No bump, no set, a spike

Yesterday we ended our second iteration on a brand new project, in which we are trying new technologies and some adjustments to our process. We choose a story which touches almost every layer of the application and made an architectural spike: more a proof of facts than a real application, as we oversimplified domain objects and processes, but it gave us some good insights.

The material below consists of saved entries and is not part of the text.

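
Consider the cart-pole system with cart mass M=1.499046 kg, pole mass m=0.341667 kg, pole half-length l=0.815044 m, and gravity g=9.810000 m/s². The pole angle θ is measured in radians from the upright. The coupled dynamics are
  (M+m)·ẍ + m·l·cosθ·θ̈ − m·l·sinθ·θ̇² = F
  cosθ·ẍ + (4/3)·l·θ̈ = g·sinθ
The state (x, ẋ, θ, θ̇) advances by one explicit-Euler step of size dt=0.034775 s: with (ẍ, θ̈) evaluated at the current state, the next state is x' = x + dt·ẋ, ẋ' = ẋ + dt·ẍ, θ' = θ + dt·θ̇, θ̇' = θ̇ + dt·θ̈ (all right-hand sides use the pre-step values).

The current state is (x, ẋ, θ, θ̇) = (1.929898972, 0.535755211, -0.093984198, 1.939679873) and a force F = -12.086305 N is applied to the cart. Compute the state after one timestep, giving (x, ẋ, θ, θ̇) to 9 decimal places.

(1.948529859, 0.273860875, -0.026531830, 2.150150424)

sinθ=-0.093845898, cosθ=0.995586735
temp = (F + m·l·θ̇²·sinθ)/(M+m) = (-12.086305 + -0.098323992)/1.840713 = -6.619515912
θ̈ = (g·sinθ − cosθ·temp)/(l·(4/3 − m·cos²θ/(M+m))) = 6.052352289
ẍ = temp − m·l·θ̈·cosθ/(M+m) = -7.531109601
Euler: x'=1.929898972+0.034775·0.535755211=1.948529859, ẋ'=0.535755211+0.034775·-7.531109601=0.273860875
       θ'=-0.093984198+0.034775·1.939679873=-0.026531830, θ̇'=1.939679873+0.034775·6.052352289=2.150150424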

Unit testing is great (and TDD even more), as it forces you to carefully think of the design of your collaborations. And I'm not talking about "Design", rather I'm focusing on simple objects with clear behaviours. After all, tests are the first clients of the objects that make up our applications, and if they're difficult to test it means that they are also difficult to use. As we're totally on a green field, we agreed to not to write any line of code without having a corresponding test first, and it gave us great results. That was very difficult in some legacy applications, due to a very long list of factors (e.g. the persistence mechanism is embedded in every domain object and you can't test anything if you don't have the whole system up and running. Please don't ask, it's already frustrating enough).

Continuous integration is a huge boost for quality, much more than simple unit testing, as it has a broader impact and checks for defects against the work of all the team. Besides, no one wants to break a build and let everybody else know, so you also get improved committments for free. We also configured the PMD plugin for Hudson to report hints for cleaning and refactoring.

Paper cards for story and tasks helped us to easily visualize how the iteration proceeded; keeping the tasks small increased the effect of cards moving from the "open" column to the "closed" one.

We also tried a very simplified variation of CRC cards, based on outdated visiting cards; maybe I'll post something about it, sooner or later.

We tried some technologies that were unknown to some members of the team, but we faced the risk and resolved the problem pairing the untrained members with (more or less) expert ones, who enriched the sessions with many explanations about the basic concepts.

Due to several external incidents which required the help of the team, we didn't have enough time to deliver everything we had planned, but, as we previously agreed on which tasks were droppable, there were no problems in reaching the iteration goals nevertheless.

All the team is now looking forward to the next iteration, which is a very positive achievement.